The unpredictability of polymorphism highlights the need for pharmaceutical companies to adopt a proactive approach to understand how different solid forms of active pharmaceutical ingredients (API) relate to each other and to environmental changes, minimizing the risks in later stages. With adequate knowledge of the solid state behavior of the drug, it becomes easier to select the most suitable form that will remain stable throughout development and manufacturing. For precise characterization and ongoing monitoring, the companies should implement strategies to reduce risks and increase success rate, thus saving time and money.

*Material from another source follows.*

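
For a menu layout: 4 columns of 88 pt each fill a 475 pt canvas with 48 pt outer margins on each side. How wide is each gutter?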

Dr. Eugene Sun, from Abbott Laboratories, speaking in 1998 at a press conference on the ritonavir crisis, explained it very eloquently: “There are many mysteries of nature that we have not solved. Hurricanes, for example, continue to occur and often cause massive devastation. Meteorologists cannot predict months in advance when and with what velocity a hurricane will strike a specific community. Polymorphism is a parallel phenomenon. We know that it will probably happen. But not why or when. Unfortunately, there is nothing that we can do today to prevent a hurricane from striking any community or polymorphism from striking any drug.”
But we can, at least, learn from the past and minimize the impact on the drugs of the future. I am hoping.
References
- HIV-AIDS: A global epidemic and the leading cause of death in some countries, https://ourworldindata.org/hiv-aids
- Morbidity and Mortality Weekly Report, 2011, 60, 689-93
- Pharm. Res., 2001, 18, 859-866
- Org. Proc. Res. & Dev., 2000, 4, 413-417
- Cryst. Growth Des., 2023, 23, 320−325
- J. Pharm. Sci., 2023, 112, 237−242
- PNAS, 2003, 100, 2180-2184
- Mol. Pharmaceutics, 2023, 20, 3854–3863
[1] This form III is a true new polymorph of ritonavir, not to be mistaken by the solvated form discovered in 2003, also denoted form III.